Grote prijsschommelingen

Sinds 2008 kent de markt grote schommelingen in eierprijzen en voerprijzen. Figuur 1 geeft de ontwikkelingen in de opbrengsten en totale kosten inclusief arbeid per kg scharreleieren vanaf 2006. De figuur illustreert de reguliere (seizoen-)schommelingen, maar ook de prijspiek in 2009/2010. De hoge prijzen werden toen veroorzaakt door het verbod op huisvesting in traditionele kooien in Duitsland per januari 2010. De tweede, maar kleinere, prijspiek was in de eerste maanden van 2012, wat het gevolg was van het EU-verbod op huisvesting in traditionele kooien. Leghennenhouders waren gedwongen de inrichting van de stallen te vervangen waardoor er tijdens de ombouwfase geen productie was. Voor de Nederlandse scharrelhennenhouder was de eierprijs in de jaren 2009 en 2010 dertien maanden en in 2012 slechts vier maanden hoger dan de kostprijs. Figuur 1 laat ook de ontwikkeling zien in voerkosten. De voerkosten voor de productie van 1 kg scharreleieren zijn tussen 2010 en 2013 fors gestegen. Vanaf februari 2013 zijn de voerkosten weer gedaald en in april 2014 waren de kosten weer op het niveau van begin 2012.

Figuur 1 Ontwikkeling opbrengsten en kosten per kg scharreleieren, 2006 tot en met april 2014

Bron: Bedrijveninformatienet, bewerking LEI.

(2)

Lage inkomens

Er zijn nog ongeveer 600 leghennenbedrijven die consumptie-eieren produceren in Nederland. LEI Wageningen UR verzamelt de technische en economische cijfers van ongeveer 30 steekproefbedrijven. Deze bedrijven vormen een representatieve afspiegeling van de sector in Nederland. Figuur 2 geeft de ontwikkeling van het inkomen (inkomen uit bedrijf per onbetaalde arbeidsjaareenheid) voor de leghennenbedrijven. Uit deze figuur blijkt dat de inkomens de laatste jaren fors schommelden met hoge inkomens in 2009 en 2012 en erg lage inkomens in 2011 en 2013. Over de laatste 5 jaar was het gemiddelde inkomen voor een bedrijf met 50.000 scharrelhennen circa 30.000 euro per onbetaalde arbeidsjaareenheid.

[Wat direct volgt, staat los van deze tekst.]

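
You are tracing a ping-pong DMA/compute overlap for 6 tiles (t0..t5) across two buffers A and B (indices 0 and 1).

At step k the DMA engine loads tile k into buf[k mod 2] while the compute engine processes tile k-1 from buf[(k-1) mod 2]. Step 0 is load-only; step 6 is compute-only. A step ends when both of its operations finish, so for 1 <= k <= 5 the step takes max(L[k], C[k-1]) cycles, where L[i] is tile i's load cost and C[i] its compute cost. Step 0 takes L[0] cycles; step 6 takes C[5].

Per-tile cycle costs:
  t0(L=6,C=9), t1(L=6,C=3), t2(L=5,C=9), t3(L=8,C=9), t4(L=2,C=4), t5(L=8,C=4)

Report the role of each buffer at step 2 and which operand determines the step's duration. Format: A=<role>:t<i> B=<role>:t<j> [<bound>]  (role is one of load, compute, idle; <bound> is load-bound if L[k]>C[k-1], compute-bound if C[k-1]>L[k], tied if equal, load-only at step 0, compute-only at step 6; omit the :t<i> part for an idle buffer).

k=0 load=t0/6c comp=- wait=6 total=6
k=1 load=t1/6c comp=t0/9c wait=9 total=15
k=2 load=t2/5c comp=t1/3c wait=5 total=20
k=3 load=t3/8c comp=t2/9c wait=9 total=29
k=4 load=t4/2c comp=t3/9c wait=9 total=38
k=5 load=t5/8c comp=t4/4c wait=8 total=46
k=6 load=- comp=t5/4c wait=4 total=50

step 2: A=load:t2 B=compute:t1 [load-bound]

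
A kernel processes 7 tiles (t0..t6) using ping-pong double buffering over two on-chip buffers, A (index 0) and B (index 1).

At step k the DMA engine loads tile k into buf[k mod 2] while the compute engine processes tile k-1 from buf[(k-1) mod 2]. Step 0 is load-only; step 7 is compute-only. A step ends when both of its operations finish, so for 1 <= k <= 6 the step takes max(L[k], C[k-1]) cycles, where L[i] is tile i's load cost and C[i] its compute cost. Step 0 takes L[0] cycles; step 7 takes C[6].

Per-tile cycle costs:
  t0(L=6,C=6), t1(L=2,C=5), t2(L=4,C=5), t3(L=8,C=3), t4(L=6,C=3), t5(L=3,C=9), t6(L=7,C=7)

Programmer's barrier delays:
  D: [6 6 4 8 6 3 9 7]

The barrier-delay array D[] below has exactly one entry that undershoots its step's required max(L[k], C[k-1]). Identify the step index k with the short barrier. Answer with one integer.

hazard at step 2

step 0: need L[0]=6 = 6; D[0]=6 ok
step 1: need max(L[1]=2,C[0]=6) = 6; D[1]=6 ok
step 2: need max(L[2]=4,C[1]=5) = 5; D[2]=4 SHORT
step 3: need max(L[3]=8,C[2]=5) = 8; D[3]=8 ok
step 4: need max(L[4]=6,C[3]=3) = 6; D[4]=6 ok
step 5: need max(L[5]=3,C[4]=3) = 3; D[5]=3 ok
step 6: need max(L[6]=7,C[5]=9) = 9; D[6]=9 ok
step 7: need C[6]=7 = 7; D[7]=7 ok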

Figuur 2 Ontwikkeling en spreiding van inkomen uit bedrijf per onbetaalde arbeidsjaareenheid op leghennenbedrijven, 2002-2013 (raming)

Grote verschillen tussen bedrijven

Er zijn grote verschillen in inkomen tussen de bedrijven. Naast het gemiddelde geeft figuur 2 ook de spreiding in inkomen. De 20% bedrijven met het hoogste en de 20% bedrijven met het laagste inkomen vallen buiten het gearceerde deel in de figuur. De verschillen in inkomen worden veroorzaakt door drie factoren:

- productieresultaat (aantal eieren, voerverbruik en uitvalspercentage),

- kosten (voerkosten, financieringskosten);

- opbrengstprijs (seizoen, kwaliteit van de eieren, contracten).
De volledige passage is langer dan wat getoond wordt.